Modulating the flow of entangled DNA with topologically active proteins

The activity and organisation of DNA in the cell are highly regulated by several proteins, such as topoisomerases and Structural Maintenance of Chromosomes (SMCs), which are involved in topological regulation by resolving crossings between DNA strands or creating loops within chromatin. While we have rich knowledge about the impact of these proteins on the cell's function, the rheological, i.e., flow properties, which affect the capacity of DNA to reorganise and respond to stimuli, are still poorly understood.

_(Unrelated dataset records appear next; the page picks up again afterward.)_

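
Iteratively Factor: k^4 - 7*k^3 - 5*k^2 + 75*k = (k - 5)*(k^3 - 2*k^2 - 15*k) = (k - 5)^2*(k^2 + 3*k) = (k - 5)^2*(k + 3)*(k)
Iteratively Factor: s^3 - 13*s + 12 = (s - 3)*(s^2 + 3*s - 4) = (s - 3)*(s - 1)*(s + 4)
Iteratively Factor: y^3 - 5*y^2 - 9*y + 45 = (y - 5)*(y^2 - 9) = (y - 5)*(y + 3)*(y - 3)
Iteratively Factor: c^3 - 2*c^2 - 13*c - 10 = (c - 5)*(c^2 + 3*c + 2) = (c - 5)*(c + 2)*(c + 1)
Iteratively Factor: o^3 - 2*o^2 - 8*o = (o + 2)*(o^2 - 4*o) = (o - 4)*(o + 2)*(o)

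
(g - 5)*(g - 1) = g^2 - 6*g + 5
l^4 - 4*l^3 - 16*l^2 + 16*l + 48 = (l - 6)*(l - 2)*(l + 2)^2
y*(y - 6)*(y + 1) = y^3 - 5*y^2 - 6*y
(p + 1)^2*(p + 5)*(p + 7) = p^4 + 14*p^3 + 60*p^2 + 82*p + 35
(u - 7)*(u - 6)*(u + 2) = u^3 - 11*u^2 + 16*u + 84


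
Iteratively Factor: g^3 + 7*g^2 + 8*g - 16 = (g - 1)*(g^2 + 8*g + 16) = (g - 1)*(g + 4)*(g + 4)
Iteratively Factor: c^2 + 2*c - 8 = (c - 2)*(c + 4)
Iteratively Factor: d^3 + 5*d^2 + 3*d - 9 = (d - 1)*(d^2 + 6*d + 9) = (d - 1)*(d + 3)*(d + 3)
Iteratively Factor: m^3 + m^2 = (m + 1)*(m^2) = m*(m + 1)*(m)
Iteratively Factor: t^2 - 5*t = (t)*(t - 5)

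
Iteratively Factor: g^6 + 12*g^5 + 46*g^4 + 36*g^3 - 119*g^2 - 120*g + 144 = (g - 1)*(g^5 + 13*g^4 + 59*g^3 + 95*g^2 - 24*g - 144) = (g - 1)*(g + 4)*(g^4 + 9*g^3 + 23*g^2 + 3*g - 36) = (g - 1)^2*(g + 4)*(g^3 + 10*g^2 + 33*g + 36) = (g - 1)^2*(g + 3)*(g + 4)*(g^2 + 7*g + 12) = (g - 1)^2*(g + 3)^2*(g + 4)*(g + 4)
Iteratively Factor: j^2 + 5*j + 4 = (j + 1)*(j + 4)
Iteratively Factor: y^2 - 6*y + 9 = (y - 3)*(y - 3)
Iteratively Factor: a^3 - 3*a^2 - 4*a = (a - 4)*(a^2 + a) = a*(a - 4)*(a + 1)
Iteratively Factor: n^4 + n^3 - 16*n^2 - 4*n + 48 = (n + 2)*(n^3 - n^2 - 14*n + 24) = (n - 3)*(n + 2)*(n^2 + 2*n - 8) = (n - 3)*(n + 2)*(n + 4)*(n - 2)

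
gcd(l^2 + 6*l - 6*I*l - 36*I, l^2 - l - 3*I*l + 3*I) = 1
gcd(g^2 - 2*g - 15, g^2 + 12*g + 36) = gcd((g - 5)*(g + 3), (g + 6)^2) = 1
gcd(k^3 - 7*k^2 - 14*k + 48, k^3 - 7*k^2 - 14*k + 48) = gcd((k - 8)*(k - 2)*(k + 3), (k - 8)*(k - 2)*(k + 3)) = k^3 - 7*k^2 - 14*k + 48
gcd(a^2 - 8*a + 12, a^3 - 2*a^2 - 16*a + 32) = a - 2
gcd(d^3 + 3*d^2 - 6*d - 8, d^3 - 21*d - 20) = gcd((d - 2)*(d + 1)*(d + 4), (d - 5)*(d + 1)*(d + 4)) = d^2 + 5*d + 4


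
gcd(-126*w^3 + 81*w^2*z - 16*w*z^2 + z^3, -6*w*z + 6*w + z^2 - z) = -6*w + z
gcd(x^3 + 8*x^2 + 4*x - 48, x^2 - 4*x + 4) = x - 2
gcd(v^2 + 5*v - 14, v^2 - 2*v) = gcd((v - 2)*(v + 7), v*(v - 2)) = v - 2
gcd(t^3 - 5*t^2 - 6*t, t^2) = t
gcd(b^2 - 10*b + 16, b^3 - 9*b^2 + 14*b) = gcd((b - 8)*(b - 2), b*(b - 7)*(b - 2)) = b - 2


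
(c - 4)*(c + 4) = c^2 - 16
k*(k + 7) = k^2 + 7*k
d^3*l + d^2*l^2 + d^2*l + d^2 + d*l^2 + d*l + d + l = (d + 1)*(d + l)*(d*l + 1)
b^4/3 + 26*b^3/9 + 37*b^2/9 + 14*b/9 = b*(b/3 + 1/3)*(b + 2/3)*(b + 7)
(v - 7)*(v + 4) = v^2 - 3*v - 28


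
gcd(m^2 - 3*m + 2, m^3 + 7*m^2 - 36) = m - 2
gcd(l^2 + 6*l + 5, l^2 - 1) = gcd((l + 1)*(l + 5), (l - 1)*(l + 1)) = l + 1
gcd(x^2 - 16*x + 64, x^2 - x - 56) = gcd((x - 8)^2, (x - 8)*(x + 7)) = x - 8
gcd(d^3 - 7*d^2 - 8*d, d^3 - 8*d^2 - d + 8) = d^2 - 7*d - 8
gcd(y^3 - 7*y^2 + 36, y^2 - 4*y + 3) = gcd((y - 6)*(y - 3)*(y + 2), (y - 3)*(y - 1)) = y - 3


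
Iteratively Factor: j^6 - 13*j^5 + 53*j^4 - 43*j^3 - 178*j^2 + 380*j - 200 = (j - 1)*(j^5 - 12*j^4 + 41*j^3 - 2*j^2 - 180*j + 200) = (j - 5)*(j - 1)*(j^4 - 7*j^3 + 6*j^2 + 28*j - 40) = (j - 5)*(j - 2)*(j - 1)*(j^3 - 5*j^2 - 4*j + 20) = (j - 5)*(j - 2)*(j - 1)*(j + 2)*(j^2 - 7*j + 10) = (j - 5)*(j - 2)^2*(j - 1)*(j + 2)*(j - 5)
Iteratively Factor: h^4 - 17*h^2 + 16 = (h - 4)*(h^3 + 4*h^2 - h - 4) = (h - 4)*(h - 1)*(h^2 + 5*h + 4) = (h - 4)*(h - 1)*(h + 1)*(h + 4)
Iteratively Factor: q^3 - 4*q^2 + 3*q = (q - 1)*(q^2 - 3*q) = q*(q - 1)*(q - 3)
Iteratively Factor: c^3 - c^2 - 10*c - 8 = (c + 2)*(c^2 - 3*c - 4) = (c - 4)*(c + 2)*(c + 1)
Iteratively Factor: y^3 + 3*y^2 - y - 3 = (y + 3)*(y^2 - 1) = (y + 1)*(y + 3)*(y - 1)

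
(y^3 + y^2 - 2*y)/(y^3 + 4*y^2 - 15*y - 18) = y*(y^2 + y - 2)/(y^3 + 4*y^2 - 15*y - 18)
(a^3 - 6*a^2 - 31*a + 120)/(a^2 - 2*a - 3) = (a^2 - 3*a - 40)/(a + 1)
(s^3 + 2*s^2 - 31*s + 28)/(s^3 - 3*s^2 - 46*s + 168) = (s - 1)/(s - 6)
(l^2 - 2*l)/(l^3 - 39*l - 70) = l*(2 - l)/(-l^3 + 39*l + 70)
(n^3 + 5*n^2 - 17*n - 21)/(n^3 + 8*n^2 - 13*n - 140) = (n^2 - 2*n - 3)/(n^2 + n - 20)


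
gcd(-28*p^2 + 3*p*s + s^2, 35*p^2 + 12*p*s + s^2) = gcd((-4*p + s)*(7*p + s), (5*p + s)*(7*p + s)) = 7*p + s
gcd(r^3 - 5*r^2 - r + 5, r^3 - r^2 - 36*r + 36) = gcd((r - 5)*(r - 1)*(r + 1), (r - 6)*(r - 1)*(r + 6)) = r - 1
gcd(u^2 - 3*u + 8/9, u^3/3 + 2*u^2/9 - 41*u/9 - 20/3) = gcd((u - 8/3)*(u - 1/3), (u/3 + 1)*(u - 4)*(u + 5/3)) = 1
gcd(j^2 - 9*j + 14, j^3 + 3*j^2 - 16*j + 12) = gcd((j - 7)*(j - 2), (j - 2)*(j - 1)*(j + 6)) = j - 2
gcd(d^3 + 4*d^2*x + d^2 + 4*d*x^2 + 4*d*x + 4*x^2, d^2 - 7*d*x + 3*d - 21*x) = 1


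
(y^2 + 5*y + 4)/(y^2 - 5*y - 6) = (y + 4)/(y - 6)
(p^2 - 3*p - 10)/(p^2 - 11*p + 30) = (p + 2)/(p - 6)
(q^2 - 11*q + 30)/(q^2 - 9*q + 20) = (q - 6)/(q - 4)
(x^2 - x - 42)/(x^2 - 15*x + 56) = (x + 6)/(x - 8)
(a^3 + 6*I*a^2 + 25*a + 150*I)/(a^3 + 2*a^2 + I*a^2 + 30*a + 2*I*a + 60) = (a + 5*I)/(a + 2)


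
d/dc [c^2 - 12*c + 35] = 2*c - 12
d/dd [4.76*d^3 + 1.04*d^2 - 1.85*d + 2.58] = 14.28*d^2 + 2.08*d - 1.85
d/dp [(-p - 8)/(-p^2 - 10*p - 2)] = (p^2 + 10*p - 2*(p + 5)*(p + 8) + 2)/(p^2 + 10*p + 2)^2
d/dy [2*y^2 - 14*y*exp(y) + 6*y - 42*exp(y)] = -14*y*exp(y) + 4*y - 56*exp(y) + 6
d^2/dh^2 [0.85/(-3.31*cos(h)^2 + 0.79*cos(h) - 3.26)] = (37.25074*(1 - cos(h)^2)^2 - 6.667995*cos(h)^3 - 17.532185*cos(h)^2 + 15.52508*cos(h) - 19.96769)/(3.31*cos(h)^2 - 0.79*cos(h) + 3.26)^3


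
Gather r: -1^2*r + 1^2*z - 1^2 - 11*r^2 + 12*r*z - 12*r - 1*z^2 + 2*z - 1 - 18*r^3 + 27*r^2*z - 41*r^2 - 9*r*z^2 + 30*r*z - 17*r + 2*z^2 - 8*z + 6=-18*r^3 + r^2*(27*z - 52) + r*(-9*z^2 + 42*z - 30) + z^2 - 5*z + 4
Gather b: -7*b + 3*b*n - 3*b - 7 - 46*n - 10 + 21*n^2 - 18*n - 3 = b*(3*n - 10) + 21*n^2 - 64*n - 20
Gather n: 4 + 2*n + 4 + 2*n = 4*n + 8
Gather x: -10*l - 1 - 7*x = -10*l - 7*x - 1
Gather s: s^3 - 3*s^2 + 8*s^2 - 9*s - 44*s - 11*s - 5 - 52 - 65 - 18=s^3 + 5*s^2 - 64*s - 140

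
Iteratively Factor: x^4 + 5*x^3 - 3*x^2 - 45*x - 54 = (x + 3)*(x^3 + 2*x^2 - 9*x - 18) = (x - 3)*(x + 3)*(x^2 + 5*x + 6) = (x - 3)*(x + 3)^2*(x + 2)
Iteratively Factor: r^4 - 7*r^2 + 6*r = (r)*(r^3 - 7*r + 6) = r*(r - 1)*(r^2 + r - 6) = r*(r - 1)*(r + 3)*(r - 2)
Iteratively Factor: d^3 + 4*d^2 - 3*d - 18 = (d - 2)*(d^2 + 6*d + 9) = (d - 2)*(d + 3)*(d + 3)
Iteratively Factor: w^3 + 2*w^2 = (w)*(w^2 + 2*w) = w*(w + 2)*(w)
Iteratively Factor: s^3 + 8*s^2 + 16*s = (s + 4)*(s^2 + 4*s) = s*(s + 4)*(s + 4)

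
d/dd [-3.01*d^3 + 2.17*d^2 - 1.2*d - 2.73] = -9.03*d^2 + 4.34*d - 1.2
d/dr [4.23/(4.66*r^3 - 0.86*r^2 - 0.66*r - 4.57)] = (-59.1354*r^2 + 7.2756*r + 2.7918)/(-4.66*r^3 + 0.86*r^2 + 0.66*r + 4.57)^2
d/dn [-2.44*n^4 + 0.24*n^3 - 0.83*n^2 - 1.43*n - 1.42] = -9.76*n^3 + 0.72*n^2 - 1.66*n - 1.43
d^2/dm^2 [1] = 0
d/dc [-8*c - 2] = -8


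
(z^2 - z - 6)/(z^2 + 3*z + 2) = (z - 3)/(z + 1)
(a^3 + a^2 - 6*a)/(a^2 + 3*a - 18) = a*(a^2 + a - 6)/(a^2 + 3*a - 18)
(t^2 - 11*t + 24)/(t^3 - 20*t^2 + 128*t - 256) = (t - 3)/(t^2 - 12*t + 32)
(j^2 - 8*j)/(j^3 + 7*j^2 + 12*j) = (j - 8)/(j^2 + 7*j + 12)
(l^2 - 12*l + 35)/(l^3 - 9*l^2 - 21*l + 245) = (l - 5)/(l^2 - 2*l - 35)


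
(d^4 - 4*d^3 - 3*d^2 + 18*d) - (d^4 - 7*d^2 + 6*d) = -4*d^3 + 4*d^2 + 12*d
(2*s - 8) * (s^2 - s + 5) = 2*s^3 - 10*s^2 + 18*s - 40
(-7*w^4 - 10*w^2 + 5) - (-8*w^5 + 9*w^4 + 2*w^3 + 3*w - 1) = 8*w^5 - 16*w^4 - 2*w^3 - 10*w^2 - 3*w + 6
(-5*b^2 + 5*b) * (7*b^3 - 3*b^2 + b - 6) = -35*b^5 + 50*b^4 - 20*b^3 + 35*b^2 - 30*b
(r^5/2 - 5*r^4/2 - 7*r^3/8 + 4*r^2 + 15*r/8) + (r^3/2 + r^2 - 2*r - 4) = r^5/2 - 5*r^4/2 - 3*r^3/8 + 5*r^2 - r/8 - 4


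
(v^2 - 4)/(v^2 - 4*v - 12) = (v - 2)/(v - 6)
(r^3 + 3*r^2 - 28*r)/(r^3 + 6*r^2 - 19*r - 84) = r/(r + 3)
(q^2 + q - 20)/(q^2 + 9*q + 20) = (q - 4)/(q + 4)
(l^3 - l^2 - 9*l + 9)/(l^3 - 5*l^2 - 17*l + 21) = (l - 3)/(l - 7)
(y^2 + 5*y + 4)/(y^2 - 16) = (y + 1)/(y - 4)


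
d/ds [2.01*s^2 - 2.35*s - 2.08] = 4.02*s - 2.35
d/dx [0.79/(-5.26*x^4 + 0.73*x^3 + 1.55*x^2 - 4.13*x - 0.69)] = (16.6216*x^3 - 1.7301*x^2 - 2.449*x + 3.2627)/(5.26*x^4 - 0.73*x^3 - 1.55*x^2 + 4.13*x + 0.69)^2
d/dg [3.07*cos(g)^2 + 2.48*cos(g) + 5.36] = -(6.14*cos(g) + 2.48)*sin(g)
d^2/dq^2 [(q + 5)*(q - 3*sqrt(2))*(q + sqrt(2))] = 6*q - 4*sqrt(2) + 10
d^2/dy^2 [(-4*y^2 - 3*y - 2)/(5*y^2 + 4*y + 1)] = 2*(5*y^3 - 90*y^2 - 75*y - 14)/(125*y^6 + 300*y^5 + 315*y^4 + 184*y^3 + 63*y^2 + 12*y + 1)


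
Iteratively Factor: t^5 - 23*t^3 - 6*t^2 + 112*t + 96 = (t + 2)*(t^4 - 2*t^3 - 19*t^2 + 32*t + 48) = (t + 2)*(t + 4)*(t^3 - 6*t^2 + 5*t + 12) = (t + 1)*(t + 2)*(t + 4)*(t^2 - 7*t + 12) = (t - 4)*(t + 1)*(t + 2)*(t + 4)*(t - 3)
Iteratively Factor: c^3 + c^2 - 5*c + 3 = (c - 1)*(c^2 + 2*c - 3) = (c - 1)^2*(c + 3)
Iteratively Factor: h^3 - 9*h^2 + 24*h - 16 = (h - 4)*(h^2 - 5*h + 4) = (h - 4)*(h - 1)*(h - 4)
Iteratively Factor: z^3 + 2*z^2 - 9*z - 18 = (z + 2)*(z^2 - 9) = (z + 2)*(z + 3)*(z - 3)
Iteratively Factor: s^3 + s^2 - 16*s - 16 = (s + 4)*(s^2 - 3*s - 4) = (s - 4)*(s + 4)*(s + 1)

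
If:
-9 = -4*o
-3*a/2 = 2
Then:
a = -4/3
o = 9/4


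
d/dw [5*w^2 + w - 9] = 10*w + 1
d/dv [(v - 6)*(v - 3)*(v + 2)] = v*(3*v - 14)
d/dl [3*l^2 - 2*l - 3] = 6*l - 2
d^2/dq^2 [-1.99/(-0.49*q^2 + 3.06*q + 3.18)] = (0.955598*q^2 - 5.967612*q - 1.99*(0.98*q - 3.06)*(1.96*q - 6.12) - 6.201636)/(-0.49*q^2 + 3.06*q + 3.18)^3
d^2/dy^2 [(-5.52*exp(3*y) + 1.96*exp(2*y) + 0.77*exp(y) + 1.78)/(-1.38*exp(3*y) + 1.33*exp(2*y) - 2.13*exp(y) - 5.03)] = (-2.8421709430404e-14*exp(8*y) + 6.39878399999998*exp(7*y) - 64.60056*exp(6*y) - 383.462946*exp(5*y) + 241.261075*exp(4*y) + 633.450117*exp(3*y) + 1289.372556*exp(2*y) - 245.817123*exp(y) - 0.410951000000004)*exp(y)/(2.628072*exp(9*y) - 7.598556*exp(8*y) + 19.492362*exp(7*y) + 2.92834699999999*exp(6*y) - 25.306335*exp(5*y) + 97.301562*exp(4*y) + 28.912401*exp(3*y) - 32.48877*exp(2*y) + 161.672751*exp(y) + 127.263527)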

In this talk, I will investigate the viscous and elastic properties of dense DNA solutions under the effect of SMCs and the formation of gels through DNA ligation. Specifically, I show how SMCs modulate in silico and in vitro the rheological properties both through the extrusion of loops and the creation of transient crosslinks between DNA strands. Additionally, I investigate how DNA can be used to create percolating networks of linked rings. These DNA networks, called "Olympic Gels'', differ from classic transiently linked gels by the presence of permanent topological links. I show that through progressive ligation it is possible to create materials with tuneable viscoelastic properties, which can be controlled by choosing the length of ring and linear DNA strands used in the gel formation. This work contributes to a better understanding of how proteins naturally contained in the cell affect the topology, structure, and rheology of entangled DNA, and will help guide the design of new biomaterials inspired by the properties of DNA.